L'arrivée du team dans la salle provoque un silence dans l'assemblée : les girls sans doute…

Pas un ne pipe mot. Faut dire que les filles sont en tenue… plutôt légère, une directive de Max pour détourner l'attention de l'épineux sujet préoccupant l'équipe…

Le repas se passe dans le calme le plus total.
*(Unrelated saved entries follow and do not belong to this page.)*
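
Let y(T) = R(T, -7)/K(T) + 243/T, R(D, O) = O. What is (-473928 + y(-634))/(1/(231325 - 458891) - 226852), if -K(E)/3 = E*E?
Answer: 2097626572300219/1004056308888762 ≈ 2.0892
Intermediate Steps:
K(E) = -3*E² (K(E) = -3*E*E = -3*E²)
y(T) = 243/T + 7/(3*T²) (y(T) = -7*(-1/(3*T²)) + 243/T = -(-7)/(3*T²) + 243/T = 7/(3*T²) + 243/T = 243/T + 7/(3*T²))
(-473928 + y(-634))/(1/(231325 - 458891) - 226852) = (-473928 + (⅓)*(7 + 729*(-634))/(-634)²)/(1/(231325 - 458891) - 226852) = (-473928 + (⅓)*(1/401956)*(7 - 462186))/(1/(-227566) - 226852) = (-473928 + (⅓)*(1/401956)*(-462179))/(-1/227566 - 226852) = (-473928 - 462179/1205868)/(-51623802233/227566) = -571495071683/1205868*(-227566/51623802233) = 2097626572300219/1004056308888762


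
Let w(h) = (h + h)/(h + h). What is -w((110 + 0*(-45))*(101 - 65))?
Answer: -1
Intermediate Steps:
w(h) = 1 (w(h) = (2*h)/((2*h)) = (2*h)*(1/(2*h)) = 1)
-w((110 + 0*(-45))*(101 - 65)) = -1*1 = -1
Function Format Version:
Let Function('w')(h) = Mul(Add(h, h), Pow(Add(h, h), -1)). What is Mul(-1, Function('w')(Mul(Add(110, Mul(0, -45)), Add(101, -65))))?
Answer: -1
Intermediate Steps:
Function('w')(h) = 1 (Function('w')(h) = Mul(Mul(2, h), Pow(Mul(2, h), -1)) = Mul(Mul(2, h), Mul(Rational(1, 2), Pow(h, -1))) = 1)
Mul(-1, Function('w')(Mul(Add(110, Mul(0, -45)), Add(101, -65)))) = Mul(-1, 1) = -1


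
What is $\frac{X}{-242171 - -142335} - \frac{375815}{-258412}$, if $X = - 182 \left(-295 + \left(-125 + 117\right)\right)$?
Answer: $\frac{528851777}{586336828} \approx 0.90196$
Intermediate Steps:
$X = 55146$ ($X = - 182 \left(-295 - 8\right) = \left(-182\right) \left(-303\right) = 55146$)
$\frac{X}{-242171 - -142335} - \frac{375815}{-258412} = \frac{55146}{-242171 - -142335} - \frac{375815}{-258412} = \frac{55146}{-242171 + 142335} - - \frac{34165}{23492} = \frac{55146}{-99836} + \frac{34165}{23492} = 55146 \left(- \frac{1}{99836}\right) + \frac{34165}{23492} = - \frac{27573}{49918} + \frac{34165}{23492} = \frac{528851777}{586336828}$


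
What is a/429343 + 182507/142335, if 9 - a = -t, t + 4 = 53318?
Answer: 85947832106/61110535905 ≈ 1.4064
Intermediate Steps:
t = 53314 (t = -4 + 53318 = 53314)
a = 53323 (a = 9 - (-1)*53314 = 9 - 1*(-53314) = 9 + 53314 = 53323)
a/429343 + 182507/142335 = 53323/429343 + 182507/142335 = 85947832106/61110535905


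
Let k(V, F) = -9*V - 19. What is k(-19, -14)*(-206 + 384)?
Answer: 27056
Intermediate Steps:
k(V, F) = -19 - 9*V
k(-19, -14)*(-206 + 384) = (-19 - 9*(-19))*(-206 + 384) = (-19 + 171)*178 = 152*178 = 27056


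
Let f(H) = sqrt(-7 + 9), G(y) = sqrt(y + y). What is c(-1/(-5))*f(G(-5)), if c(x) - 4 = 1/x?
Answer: 9*sqrt(2) ≈ 12.728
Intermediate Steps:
G(y) = sqrt(2)*sqrt(y) (G(y) = sqrt(2*y) = sqrt(2)*sqrt(y))
c(x) = 4 + 1/x
f(H) = sqrt(2)
c(-1/(-5))*f(G(-5)) = (4 + 1/(-1/(-5)))*sqrt(2) = (4 + 1/(-1*(-1/5)))*sqrt(2) = (4 + 1/(1/5))*sqrt(2) = (4 + 5)*sqrt(2) = 9*sqrt(2)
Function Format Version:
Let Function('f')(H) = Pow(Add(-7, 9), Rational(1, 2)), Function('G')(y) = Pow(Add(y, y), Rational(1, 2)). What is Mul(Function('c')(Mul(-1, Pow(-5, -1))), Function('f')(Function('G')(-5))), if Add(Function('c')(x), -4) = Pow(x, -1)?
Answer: Mul(9, Pow(2, Rational(1, 2))) ≈ 12.728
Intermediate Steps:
Function('G')(y) = Mul(Pow(2, Rational(1, 2)), Pow(y, Rational(1, 2))) (Function('G')(y) = Pow(Mul(2, y), Rational(1, 2)) = Mul(Pow(2, Rational(1, 2)), Pow(y, Rational(1, 2))))
Function('c')(x) = Add(4, Pow(x, -1))
Function('f')(H) = Pow(2, Rational(1, 2))
Mul(Function('c')(Mul(-1, Pow(-5, -1))), Function('f')(Function('G')(-5))) = Mul(Add(4, Pow(Mul(-1, Pow(-5, -1)), -1)), Pow(2, Rational(1, 2))) = Mul(Add(4, Pow(Mul(-1, Rational(-1, 5)), -1)), Pow(2, Rational(1, 2))) = Mul(Add(4, Pow(Rational(1, 5), -1)), Pow(2, Rational(1, 2))) = Mul(Add(4, 5), Pow(2, Rational(1, 2))) = Mul(9, Pow(2, Rational(1, 2)))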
Les managers et pilotes discutant du déroulement de la séance avec quelques regards en loucedé vers les girls du magna de la capote, lesquelles profitent de l'occase pour bien allumer la salle en adoptant des positions… assez subjectives !

Bizarrement, les journaleux restent assez discrets, au grand soulagement de Maurice, craignant une réaction de son fougueux frangin avec inquiétude, René ayant déclaré « faire bouffer son assiette au premier locdu qui oserait le brancher… », ce à quoi Max lui a demandé de rester calme, par respect pour la marque…

C'est Garry MC COY qui a lancé l'offensive au dessert :

« Bon, on en est qu'au premier roulage, mais je suis content de constater que la PETRONAS est bien plus efficace que la BIMOCATI. Faut avouer que quand on est contraint de faire rouler le troisième âge pour aligner une moto sur la grille, y'a pas de miracle à attendre… »

Boum…, silence total !

L'ensemble du team GAGA se tourne alors avec anxiété vers René. Pépère se met à trembler, le nez dans son assiette…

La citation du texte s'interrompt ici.